When Cloudflare, a leading internet security and performance company, attempted to respond to a phishing threat in its R2 object storage platform, the company inadvertently caused a significant disruption that would last for 59 minutes. This accident was precipitated by a well-intentioned but flawed attempt to address an abuse report. Instead of merely blocking access to the specific endpoint associated with the phishing activity, a Cloudflare employee mistakenly disabled the entire R2 Gateway service, leading to widespread outages across several Cloudflare services.
The Root Cause of the Outage
Mistake in Blocking a Phishing URL
On the day of the incident, Cloudflare received an abuse report indicating a phishing threat within its R2 object storage platform. In an attempt to address the issue promptly, a Cloudflare employee performed an action aimed at blocking the specific endpoint involved in the abusive activity. Unfortunately, instead of isolating and mitigating the endpoint, the employee unintentionally disabled the entire R2 Gateway service. This error resulted in a cascade of failures that affected numerous Cloudflare services.
The disruption did not only impact the R2 Object Storage, but it also led to a complete failure in Cloudflare’s Stream service, crucial for video uploads and streaming. Users experienced a 100% failure rate for both image uploads and downloads in the Images service. Additionally, Cache Reserve, another Cloudflare service, struggled with operations, resulting in increased origin requests and affecting several users. Further compounding the disruption, Cloudflare’s Vectorize experienced significant downtime in its query, insert, upsert, and delete operations. This chain of failures underscored the consequences of failing to adequately isolate high-risk actions.

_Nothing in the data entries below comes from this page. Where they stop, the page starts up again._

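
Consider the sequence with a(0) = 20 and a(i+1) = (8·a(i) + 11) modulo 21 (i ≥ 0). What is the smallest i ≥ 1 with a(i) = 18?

3

a(0) = 20; a(1) = 3; a(2) = 14; a(3) = 18; a(4) = 8; a(5) = 12; a(6) = 2; a(7) = 6; a(8) = 17; a(9) = 0; a(10) = 11; a(11) = 15; a(12) = 5; a(13) = 9; a(14) = 20.
The sequence repeats with period 14.
The value 18 first appears (with i ≥ 1) at a(3).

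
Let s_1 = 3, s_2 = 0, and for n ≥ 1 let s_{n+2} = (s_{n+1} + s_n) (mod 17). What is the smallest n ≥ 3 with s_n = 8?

24

We have s_1 = 3,  s_2 = 0,  s_3 = 3,  s_4 = 3,  s_5 = 6,  s_6 = 9,  s_7 = 15,  s_8 = 7,  s_9 = 5,  s_{10} = 12,  s_{11} = 0,  s_{12} = 12,  s_{13} = 12,  s_{14} = 7,  s_{15} = 2,  s_{16} = 9,  s_{17} = 11,  s_{18} = 3,  s_{19} = 14,  s_{20} = 0,  s_{21} = 14,  s_{22} = 14,  s_{23} = 11,  s_{24} = 8,  s_{25} = 2,  s_{26} = 10,  s_{27} = 12,  s_{28} = 5,  s_{29} = 0,  s_{30} = 5,  s_{31} = 5,  s_{32} = 10,  s_{33} = 15,  s_{34} = 8,  s_{35} = 6,  s_{36} = 14,  s_{37} = 3,  s_{38} = 0.
Since (s_{37}, s_{38}) = (s_1, s_2) = (3, 0) (two consecutive terms determine the rest), the sequence is periodic with period 36.
The value 8 first appears (with n ≥ 3) at s_{24}.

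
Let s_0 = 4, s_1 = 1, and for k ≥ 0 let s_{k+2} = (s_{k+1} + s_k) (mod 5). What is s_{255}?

s_0 = 4; s_1 = 1; s_2 = 0; s_3 = 1; s_4 = 1; s_5 = 2; s_6 = 3; s_7 = 0; s_8 = 3; s_9 = 3; s_{10} = 1; s_{11} = 4; s_{12} = 0; s_{13} = 4; s_{14} = 4; s_{15} = 3; s_{16} = 2; s_{17} = 0; s_{18} = 2; s_{19} = 2; s_{20} = 4; s_{21} = 1.
The sequence repeats with period 20.
(255 - 0) mod 20 = 15, so s_{255} = s_{15} = 3.

3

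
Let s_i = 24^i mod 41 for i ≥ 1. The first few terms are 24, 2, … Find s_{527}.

We have s_1 = 24,  s_2 = 2,  s_3 = 7,  s_4 = 4,  s_5 = 14,  s_6 = 8,  s_7 = 28,  s_8 = 16,  s_9 = 15,  s_{10} = 32,  s_{11} = 30,  s_{12} = 23,  s_{13} = 19,  s_{14} = 5,  s_{15} = 38,  s_{16} = 10,  s_{17} = 35,  s_{18} = 20,  s_{19} = 29,  s_{20} = 40,  s_{21} = 17,  s_{22} = 39,  s_{23} = 34,  s_{24} = 37,  s_{25} = 27,  s_{26} = 33,  s_{27} = 13,  s_{28} = 25,  s_{29} = 26,  s_{30} = 9,  s_{31} = 11,  s_{32} = 18,  s_{33} = 22,  s_{34} = 36,  s_{35} = 3,  s_{36} = 31,  s_{37} = 6,  s_{38} = 21,  s_{39} = 12,  s_{40} = 1,  s_{41} = 24.
The sequence repeats with period 40.
So s_{527} = s_{1 + ((527-1) mod 40)} = s_7 = 28.

28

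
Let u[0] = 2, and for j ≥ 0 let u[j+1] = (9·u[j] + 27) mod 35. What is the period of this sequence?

6

Computing terms: u[0] = 2,  u[1] = 10,  u[2] = 12,  u[3] = 30,  u[4] = 17,  u[5] = 5,  u[6] = 2.
Since u[6] = u[0] = 2, the sequence is periodic with period 6.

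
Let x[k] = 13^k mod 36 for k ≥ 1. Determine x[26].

Computing terms: x[1] = 13; x[2] = 25; x[3] = 1; x[4] = 13.
The sequence repeats with period 3.
So x[26] = x[1 + ((26-1) mod 3)] = x[2] = 25.

25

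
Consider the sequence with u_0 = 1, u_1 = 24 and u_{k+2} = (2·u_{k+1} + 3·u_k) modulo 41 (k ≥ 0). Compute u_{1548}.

u_0 = 1; u_1 = 24; u_2 = 10; u_3 = 10; u_4 = 9; u_5 = 7; u_6 = 0; u_7 = 21; u_8 = 1; u_9 = 24.
Since (u_8, u_9) = (u_0, u_1) = (1, 24) (two consecutive terms determine the rest), the sequence is periodic with period 8.
(1548 - 0) mod 8 = 4, so u_{1548} = u_4 = 9.

9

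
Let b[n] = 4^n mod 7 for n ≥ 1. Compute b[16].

4

We have b[1] = 4, b[2] = 2, b[3] = 1, b[4] = 4.
Since b[4] = b[1] = 4, the sequence is periodic with period 3.
So b[16] = b[1 + ((16-1) mod 3)] = b[1] = 4.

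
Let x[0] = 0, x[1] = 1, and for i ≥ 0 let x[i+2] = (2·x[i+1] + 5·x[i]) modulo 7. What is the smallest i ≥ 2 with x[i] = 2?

2

Listing terms: x[0] = 0,  x[1] = 1,  x[2] = 2,  x[3] = 2,  x[4] = 0,  x[5] = 3,  x[6] = 6,  x[7] = 6,  x[8] = 0,  x[9] = 2,  x[10] = 4,  x[11] = 4,  x[12] = 0,  x[13] = 6,  x[14] = 5,  x[15] = 5,  x[16] = 0,  x[17] = 4,  x[18] = 1,  x[19] = 1,  x[20] = 0,  x[21] = 5,  x[22] = 3,  x[23] = 3,  x[24] = 0,  x[25] = 1.
The sequence repeats with period 24.
The value 2 first appears (with i ≥ 2) at x[2].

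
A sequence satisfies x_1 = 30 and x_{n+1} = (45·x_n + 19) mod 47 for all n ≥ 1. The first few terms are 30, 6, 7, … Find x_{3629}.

28

Computing terms: x_1 = 30,  x_2 = 6,  x_3 = 7,  x_4 = 5,  x_5 = 9,  x_6 = 1,  x_7 = 17,  x_8 = 32,  x_9 = 2,  x_{10} = 15,  x_{11} = 36,  x_{12} = 41,  x_{13} = 31,  x_{14} = 4,  x_{15} = 11,  x_{16} = 44,  x_{17} = 25,  x_{18} = 16,  x_{19} = 34,  x_{20} = 45,  x_{21} = 23,  x_{22} = 20,  x_{23} = 26,  x_{24} = 14,  x_{25} = 38,  x_{26} = 37,  x_{27} = 39,  x_{28} = 35,  x_{29} = 43,  x_{30} = 27,  x_{31} = 12,  x_{32} = 42,  x_{33} = 29,  x_{34} = 8,  x_{35} = 3,  x_{36} = 13,  x_{37} = 40,  x_{38} = 33,  x_{39} = 0,  x_{40} = 19,  x_{41} = 28,  x_{42} = 10,  x_{43} = 46,  x_{44} = 21,  x_{45} = 24,  x_{46} = 18,  x_{47} = 30.
The sequence repeats with period 46.
So x_{3629} = x_{1 + ((3629-1) mod 46)} = x_{41} = 28.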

Impact on Various Services
The outage had a profound impact on a range of Cloudflare services. For instance, the R2 Object Storage system suffered significant downtime, resulting in halted operations for businesses reliant on this service for critical storage needs. Similarly, Stream services experienced a 100% failure rate, obstructing users from both uploading and streaming video content. Notably, Cloudflare’s Images service faced a complete interruption, inhibiting crucial uploads and downloads of images, which many businesses rely upon for visual content delivery.
Cache Reserve, another essential service, encountered operational disruptions leading to increased requests from origins, subsequently overloading the system. Vectorize, an integral service experiencing 75% failures in queries and complete failures in insert, upsert, and delete operations, further highlighted the widespread impact of the outage. Moreover, Cloudflare’s Log Delivery service faced data loss challenges, with up to 13.6% data loss for logs related to R2 and 4.5% data loss for non-R2 jobs. Even services like Durable Objects, Cache Purge, and Workers & Pages did not escape unscathed, experiencing varying levels of partial failures that impacted their functionality significantly.
Steps Taken in Response
Corrective Measures
In response to this significant outage, Cloudflare took immediate corrective measures to mitigate the risk of recurrence. One of the first actions involved removing the ability to disable critical services through the abuse review interface, thereby reducing the likelihood of accidental service disablement. Additionally, Cloudflare implemented tighter restrictions within the Admin API to prevent the unintentional disabling of services, particularly in internal accounts. By tightening these controls, Cloudflare aimed to enhance the security and reliability of its internal systems.
Furthermore, the company undertook more extensive improvements in its overall account provisioning processes. By doing so, Cloudflare aimed to introduce stricter access controls to ensure that only qualified personnel had the necessary permissions to execute high-impact actions. Another critical step in the new process was the introduction of a two-party approval mechanism for high-risk actions, ensuring that no significant changes could be made unilaterally. This move was designed to provide an additional layer of oversight and verification, reducing the risk associated with human error and enhancing the robustness of Cloudflare’s service delivery.
Lessons Learned and Future Improvements
When Cloudflare, a prominent internet security and performance company, tried to address a phishing threat in its R2 object storage platform, the company accidentally caused a major disruption lasting 59 minutes. This issue began with a well-meaning but flawed attempt to resolve an abuse report. Rather than simply blocking access to the specific endpoint linked to the phishing activity, a Cloudflare employee mistakenly shut down the entire R2 Gateway service. This error led to extensive outages affecting several Cloudflare services.
The company’s intention was to tackle a reported phishing incident rigorously. However, the misstep of disabling the whole service instead of just the malicious endpoint had far-reaching consequences. The outage disrupted multiple Cloudflare services, underscoring the significance of precise and careful actions in managing cybersecurity issues. Cloudflare’s operations are critical for maintaining internet security and performance, and this incident highlights both the challenges and the importance of meticulous execution in cybersecurity measures.